What other unintended consequences does universal cystoscopy have? 

In addition to potentially creating a more negative medicolegal climate around urinary tract injuries, universal cystoscopy will be accompanied by increased cost, increased operative time, over-diagnosis of certain bladder conditions, and over-treatment of false positive findings. There are troves of data that show the negative implications of increased operative time (here is an example) and we don’t have adequate studies to assess the risks of over-diagnosis and over-treatment.

So what do we do? 

Here’s what we can and should do:

  1. Perform cystoscopy on all high risk procedures:
    • Midurethral slings. The rate of urethral injuries are 0.88% for TVTs and 1.09% for TOTs; the rate of bladder injury is as high as 6% in some series for TVTs.
    • Uterosacral colpopexies or other retroperitoneal colpopexies. The risk of ureteric injury is as high as 11% for some of these procedures.
    • Anterior colporrhaphies. The bladder trigone and the ureteric insertions are at particular risk with this procedure.
    • Severe uterine prolapse. In cases of complete uterine procidentia, the course of the ureters has become grossly disturbed and they lie beyond genital hiatus.
    • Burch urethropexies and paravaginal repairs. These procedures are done less commonly today, but both are high risk procedures for urinary tract injury.
  2. Perform cystoscopy on all unexpectedly difficult procedures:
    • Bleeding that results in throwing extra stitches, particularly near the uterine artery, for example, should prompt the surgeon to consider adding cystoscopy.
    • Extensive retroperitoneal dissections for advanced endometriosis puts the ureters at excessive risk.
    • Large ovarian masses where the course of the ureter cannot be clearly delineated should be evaluated with cystoscopy (whether a hysterectomy is performed or not).
  3. Perform the route of surgery that puts the urinary tract at the lowest risk.
    • Vaginal hysterectomy clearly afford a lower rate of ureter and bladder injury.
    • Previous beliefs that VH increased the risk of ureter injury were unfounded.
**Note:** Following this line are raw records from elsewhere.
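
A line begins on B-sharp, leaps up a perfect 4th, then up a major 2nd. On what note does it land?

F##

A perfect fourth up from B# is E# (letter E, 5 semitones up).
A major second up from E# is F## (letter F, 2 semitones up).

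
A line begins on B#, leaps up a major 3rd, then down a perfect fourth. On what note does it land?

A##

A major third up from B# is D## (letter D, 4 semitones up).
A perfect fourth down from D## is A## (letter A, 5 semitones down).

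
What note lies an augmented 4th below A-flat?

Ebb

A down a perfect fourth is E, so the target letter is E.
From Ab, an augmented fourth is 6 semitones down: Ebb.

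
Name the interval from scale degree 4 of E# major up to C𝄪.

Scale degree 4 of E# major is A#.
A# up to C##: letters A→C make it a third; 4 semitones makes it major.

major third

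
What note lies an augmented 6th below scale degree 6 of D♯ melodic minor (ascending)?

Scale degree 6 of D# melodic minor (ascending) is B#.
An augmented sixth (10 semitones) below B# lands on the letter D, giving D.

D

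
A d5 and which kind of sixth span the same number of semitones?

doubly diminished

A diminished fifth spans 6 semitones.
A sixth spanning 6 semitones is doubly diminished (the major sixth is 9).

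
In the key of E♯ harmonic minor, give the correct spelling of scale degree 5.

Degree 5 takes the letter 4 steps above E, which is B.
In harmonic minor, degree 5 sits 7 semitones above the tonic. E# + 7 semitones is pitch class 0, spelled on B as B#.

B#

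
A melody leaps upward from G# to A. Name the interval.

minor second

Counting letters G–A gives a second.
G#→A = 1 semitone, 1 narrower than the major second (2), so minor.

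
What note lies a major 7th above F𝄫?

Ebb

F up a major seventh is E, so the target letter is E.
From Fbb, a major seventh is 11 semitones up: Ebb.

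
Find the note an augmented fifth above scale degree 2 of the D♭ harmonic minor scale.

Scale degree 2 of Db harmonic minor is Eb.
An augmented fifth (8 semitones) above Eb lands on the letter B, giving B.

B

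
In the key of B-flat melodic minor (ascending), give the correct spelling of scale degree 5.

Degree 5 takes the letter 4 steps above B, which is F.
In melodic minor (ascending), degree 5 sits 7 semitones above the tonic. Bb + 7 semitones is pitch class 5, spelled on F as F.

F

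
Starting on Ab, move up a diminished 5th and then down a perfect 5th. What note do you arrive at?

Abb

A diminished fifth up from Ab is Ebb (letter E, 6 semitones up).
A perfect fifth down from Ebb is Abb (letter A, 7 semitones down).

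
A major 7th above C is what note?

B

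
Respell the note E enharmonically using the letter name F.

Plain F sits 1 semitone above E, so on the letter F the same pitch needs a flat: Fb.

Fb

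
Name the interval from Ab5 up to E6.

The letter names run A→E, a span of 4 letter steps, so the interval is some kind of fifth.
Ab to E is 8 semitones. A perfect fifth is 7, so 8 makes it augmented.

augmented fifth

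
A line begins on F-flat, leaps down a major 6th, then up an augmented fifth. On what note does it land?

A major sixth down from Fb is Abb (letter A, 9 semitones down).
An augmented fifth up from Abb is Eb (letter E, 8 semitones up).

Eb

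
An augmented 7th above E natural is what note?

D##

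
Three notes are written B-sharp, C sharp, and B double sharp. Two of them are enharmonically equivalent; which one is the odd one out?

B#

In 12-tone equal temperament, enharmonic equivalents share a pitch class. B# is pitch class 0; C# is pitch class 1; B## is pitch class 1.
C# and B## share pitch class 1, while B# is pitch class 0.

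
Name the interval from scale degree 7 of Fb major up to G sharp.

Scale degree 7 of Fb major is Eb.
Eb up to G#: letters E→G make it a third; 5 semitones makes it augmented.

augmented third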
Similarly, previous cesarean deliveries and other classical “contraindications” are likely best handled vaginally by an experienced surgeon. The risk of bladder injury increases with each prior cesarean, but it does so for all routes of hysterectomy. VH provides options and techniques to mitigate this increased risk not available to the AH and LH route (here is one example of many). Rooney et al. in 2005 found that a previous cesarean delivery doubled the risk of bladder injury during hysterectomy in general, but the rate was 7 times higher with laparoscopic assistance, confirming that VH is likely safer when using appropriate techniques than LH for women with one or more previous cesareans.
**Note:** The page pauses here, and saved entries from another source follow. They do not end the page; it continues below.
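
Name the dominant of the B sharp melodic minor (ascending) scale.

Degree 5 takes the letter 4 steps above B, which is F.
In melodic minor (ascending), degree 5 sits 7 semitones above the tonic. B# + 7 semitones is pitch class 7, spelled on F as F##.

F##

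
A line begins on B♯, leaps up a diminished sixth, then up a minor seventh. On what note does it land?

A diminished sixth up from B# is G (letter G, 7 semitones up).
A minor seventh up from G is F (letter F, 10 semitones up).

F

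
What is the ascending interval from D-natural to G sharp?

Counting letters D–E–F–G gives a fourth.
D→G# = 6 semitones, 1 wider than the perfect fourth (5), so augmented.

augmented fourth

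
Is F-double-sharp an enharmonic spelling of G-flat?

F## is pitch class 7; Gb is pitch class 6.
The pitch classes differ (7 vs. 6), so they are not enharmonic equivalents.

No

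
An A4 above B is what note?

A fourth above B lands on the letter E.
An augmented fourth spans 6 semitones, so B moves to pitch class 5. On the letter E that is E#.

E#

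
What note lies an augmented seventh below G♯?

A seventh below G lands on the letter A.
An augmented seventh spans 12 semitones, so G# moves to pitch class 8. On the letter A that is Ab.

Ab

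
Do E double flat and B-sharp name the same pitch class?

No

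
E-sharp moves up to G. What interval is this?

diminished third

Counting letters E–F–G gives a third.
E#→G = 2 semitones, 2 narrower than the major third (4), so diminished.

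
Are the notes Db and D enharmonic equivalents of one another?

Two spellings are enharmonically equivalent only if they share a pitch class.
Here Db → 1, D → 2; 1 ≠ 2, so they are not.

No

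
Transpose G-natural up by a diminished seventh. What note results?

A seventh above G lands on the letter F.
A diminished seventh spans 9 semitones, so G moves to pitch class 4. On the letter F that is Fb.

Fb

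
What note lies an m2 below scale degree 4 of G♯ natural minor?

Scale degree 4 of G# natural minor is C#.
A minor second (1 semitone) below C# lands on the letter B, giving B#.

B#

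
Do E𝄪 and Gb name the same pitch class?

Yes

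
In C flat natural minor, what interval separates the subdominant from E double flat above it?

The subdominant of Cb natural minor is Fb.
Fb up to Ebb: letters F→E make it a seventh; 10 semitones makes it minor.

minor seventh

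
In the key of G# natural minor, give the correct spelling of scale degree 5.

Degree 5 takes the letter 4 steps above G, which is D.
In natural minor, degree 5 sits 7 semitones above the tonic. G# + 7 semitones is pitch class 3, spelled on D as D#.

D#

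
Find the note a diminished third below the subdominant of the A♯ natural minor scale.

B##

The subdominant of A# natural minor is D#.
A diminished third (2 semitones) below D# lands on the letter B, giving B##.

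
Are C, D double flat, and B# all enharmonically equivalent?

Yes

C is pitch class 0; Dbb is pitch class 0; B# is pitch class 0.
All spellings map to pitch class 0, so they are enharmonically equivalent.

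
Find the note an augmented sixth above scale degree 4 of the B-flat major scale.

Scale degree 4 of Bb major is Eb.
An augmented sixth (10 semitones) above Eb lands on the letter C, giving C#.

C#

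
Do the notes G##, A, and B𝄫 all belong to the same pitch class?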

  4. Utilize techniques that avoid unnecessarily increasing the risk of injury to the urinary tract.
    • Don’t use cautery or energy devices for dissecting the bladder away from uterus.
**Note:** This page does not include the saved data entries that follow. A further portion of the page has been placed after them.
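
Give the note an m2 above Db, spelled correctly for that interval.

Ebb

A second above D lands on the letter E.
A minor second spans 1 semitone, so Db moves to pitch class 2. On the letter E that is Ebb.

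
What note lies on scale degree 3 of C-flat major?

The Cb major scale runs Cb Db Eb Fb Gb Ab Bb.
Degree 3 is Eb.

Eb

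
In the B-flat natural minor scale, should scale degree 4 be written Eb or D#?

Each scale degree takes a distinct letter name. Degree 4 of a scale on B must use the letter E.
Eb and D# are enharmonically the same pitch, but only Eb uses the letter E, so it is the correct spelling here.

Eb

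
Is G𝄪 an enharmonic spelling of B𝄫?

G## = pitch class 9 and Bbb = pitch class 9 — the same pitch class, so they are enharmonic equivalents.

Yes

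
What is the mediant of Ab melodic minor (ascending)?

Cb

Degree 3 takes the letter 2 steps above A, which is C.
In melodic minor (ascending), degree 3 sits 3 semitones above the tonic. Ab + 3 semitones is pitch class 11, spelled on C as Cb.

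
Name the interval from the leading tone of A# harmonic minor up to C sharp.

diminished fourth

The leading tone of A# harmonic minor is G##.
G## up to C#: letters G→C make it a fourth; 4 semitones makes it diminished.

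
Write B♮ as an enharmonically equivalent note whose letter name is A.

B is pitch class 11. The letter A alone is pitch class 9.
To reach pitch class 11 from A requires an offset of +2 semitones, i.e. double sharp: A##.

A##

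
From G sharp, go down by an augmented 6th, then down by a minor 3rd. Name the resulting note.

G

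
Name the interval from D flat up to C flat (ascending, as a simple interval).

The letter names run D→C, a span of 6 letter steps, so the interval is some kind of seventh.
Db to Cb is 10 semitones. A major seventh is 11, so 10 makes it minor.

minor seventh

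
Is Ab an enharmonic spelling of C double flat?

No

Ab is pitch class 8; Cbb is pitch class 10.
The pitch classes differ (8 vs. 10), so they are not enharmonic equivalents.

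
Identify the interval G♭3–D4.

The letter names run G→D, a span of 4 letter steps, so the interval is some kind of fifth.
Gb to D is 8 semitones. A perfect fifth is 7, so 8 makes it augmented.

augmented fifth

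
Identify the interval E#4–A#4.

perfect fourth

Counting letters E–F–G–A gives a fourth.
E#→A# = 5 semitones, exactly the perfect fourth.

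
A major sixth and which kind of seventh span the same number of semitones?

diminished

A major sixth spans 9 semitones.
A seventh spanning 9 semitones is diminished (the major seventh is 11).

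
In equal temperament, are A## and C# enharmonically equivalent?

No

Two spellings are enharmonically equivalent only if they share a pitch class.
Here A## → 11, C# → 1; 1 ≠ 11, so they are not.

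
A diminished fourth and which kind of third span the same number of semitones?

major

A diminished fourth spans 4 semitones.
A third spanning 4 semitones is major (the major third is 4).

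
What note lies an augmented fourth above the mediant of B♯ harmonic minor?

G##

The mediant of B# harmonic minor is D#.
An augmented fourth (6 semitones) above D# lands on the letter G, giving G##.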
    • Retract the bladder in an advantageous way to avoid drawing the ureters into the surgical field.
    • Use an intrafascial clamp technique whenever possible.
    • Take caution with use of thermal devices near locations that the ureter is at greatest risk.
    • Avoid placing stitches too close to or into the bladder near the cuff.
    • Limit utilization of TVT when a TOT is sufficient to avoid the substantially increased risks to the bladder.
  5. Don’t fail to consider a urinary tract injury in a patient with suggestive symptoms, even if she had a normal intraoperative cystoscopy.